Margaret Tresham
- Date of Brass:
- 1604
- Place:
- Geddington
- County:
- Northamptonshire
- Country:
- Number:
- II (Newton-by-Geddington)
- Style:
- Cure
Description
October 2025
The church of St Faith in Newton by Geddington (or Newton-in-the-Willows) was disused and derelict in the early 1970s. It is now a private house. All its church furniture and fittings have long since been removed. The brasses and incised slab listed in it were transferred to Geddington in or before 1974, with one exception. The inscription to Dorothy Tresham, d.1653 (M.S.III in Mill Stephenson's List of Monumental Brasses in the British Isles, 1926) is believed to have been stolen while the church was derelict and never recovered.

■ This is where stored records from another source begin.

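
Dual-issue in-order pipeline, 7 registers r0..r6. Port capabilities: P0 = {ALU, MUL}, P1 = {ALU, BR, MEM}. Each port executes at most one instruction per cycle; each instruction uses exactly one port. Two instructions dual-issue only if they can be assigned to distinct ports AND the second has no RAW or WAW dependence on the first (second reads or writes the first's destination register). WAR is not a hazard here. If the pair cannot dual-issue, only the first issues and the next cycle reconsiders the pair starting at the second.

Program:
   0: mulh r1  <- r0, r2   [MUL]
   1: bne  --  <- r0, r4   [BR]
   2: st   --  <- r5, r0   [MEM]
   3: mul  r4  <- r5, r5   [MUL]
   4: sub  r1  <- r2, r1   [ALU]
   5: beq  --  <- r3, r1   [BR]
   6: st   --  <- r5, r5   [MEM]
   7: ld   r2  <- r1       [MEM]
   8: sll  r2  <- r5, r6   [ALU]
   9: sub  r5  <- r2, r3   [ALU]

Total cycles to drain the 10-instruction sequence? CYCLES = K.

CYCLES = 8

c0: i0/i1 mulh;bne  dual
c1: i2/i3 st;mul  dual
c2: i4 sub  RAW r1
c3: i5 beq  no-port BR/MEM
c4: i6 st  no-port MEM/MEM
c5: i7 ld  WAW r2
c6: i8 sll  RAW r2
c7: i9 sub  tail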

One of the brasses from Newton, that commemorating John Mulsho and his wife Joan, 1400, is well known and has been illustrated widely. Unlike the Mulsho brass and the incised slab, both positioned in the floor of the north aisle, the brass of Margaret Tresham is on the north wall of the ringing chamber in the tower, mounted on a wooden board. Mill Stephenson described her brass as comprising an effigy on a rectangular plate and an inscription. A third component, a shield displaying the arms of Tresham impaling Tanfield within a strapwork border, was discovered during the clearance of Newton church.

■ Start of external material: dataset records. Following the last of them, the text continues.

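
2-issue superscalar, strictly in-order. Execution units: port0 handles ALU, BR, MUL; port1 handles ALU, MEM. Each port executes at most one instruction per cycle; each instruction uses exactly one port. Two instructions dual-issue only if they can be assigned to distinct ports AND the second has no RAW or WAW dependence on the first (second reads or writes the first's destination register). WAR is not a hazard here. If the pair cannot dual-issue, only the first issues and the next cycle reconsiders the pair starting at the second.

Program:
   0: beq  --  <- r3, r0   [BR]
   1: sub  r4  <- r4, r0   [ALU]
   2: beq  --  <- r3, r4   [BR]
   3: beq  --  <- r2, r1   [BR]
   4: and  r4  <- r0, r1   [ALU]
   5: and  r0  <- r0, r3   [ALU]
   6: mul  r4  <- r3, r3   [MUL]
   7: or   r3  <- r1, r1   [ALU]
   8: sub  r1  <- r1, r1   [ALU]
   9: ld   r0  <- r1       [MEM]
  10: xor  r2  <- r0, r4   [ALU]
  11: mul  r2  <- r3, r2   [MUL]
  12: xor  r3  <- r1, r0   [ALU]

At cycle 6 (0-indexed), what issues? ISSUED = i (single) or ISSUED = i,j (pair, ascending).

[0] i0/i1  beq.BR/sub.ALU  -- 2-wide
[1] i2  beq.BR  -- no-port BR/BR
[2] i3/i4  beq.BR/and.ALU  -- 2-wide
[3] i5/i6  and.ALU/mul.MUL  -- 2-wide
[4] i7/i8  or.ALU/sub.ALU  -- 2-wide
[5] i9  ld.MEM  -- RAW r0
[6] i10  xor.ALU  -- RAW+WAW r2
[7] i11/i12  mul.MUL/xor.ALU  -- 2-wide

ISSUED = 10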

Margaret was the daughter of Francis and Bridget Tanfield of Gayton, Northamptonshire, and was born c.1538. She is depicted among their daughters on their incised slab at Gayton, a work of Richard Royley of Burton upon Trent, where her diminutive effigy is shown below her parents’ feet with the letter M engraved beneath. She appears to have been the fourth of ten daughters, four of her sisters dying as infants. She married Maurice Tresham esquire of Newton, about eight years her senior. According to the heraldic visitation she was his second wife. He is believed to have built the enormous dovecote at Newton that bears his name.
Margaret’s brass was designed by the Cure workshop in Southwark, but not necessarily engraved in-house. While almost all female figures in this style are in semi-profile, Margaret’s figure faces forward, like the figures of Elizabeth and Mary, wives of Michael Hare, died 1611, at Bruisyard in Suffolk. However, while those at Bruisyard are cut-out figures, Margaret’s is on a rectangular plate. The three figures are differentiated by the detail of the upper parts of their costume, although Margaret also has an open sleeveless gown that falls to her feet and a pomander hanging from her girdle.
Margaret's figure has a mouth scroll but nothing beneath her feet. In these two details, she is like the figure of Jane Bell, d.1591, also on a rectangular plate, at Hartlepool, Durham. Jane however is drawn in semi-profile.
Rectangular brasses in the Cure style normally have two or more figures, often family groups. Compared with Jane's plate at Hartlepool, Margaret’s has considerably more blank space.
The shield above Margaret's figure has a border of strapwork with a backgraound of vertical engraved lines, while some of the tinctures of the heraldry have horizontal broken lines. Whether this is to differentiate between different tinctures or is intended to represent particular tinctures is unclear. Some Cure-style brasses do aim to do this, in the manner of Zangrius’s forerunner of Petra Sancta’s system.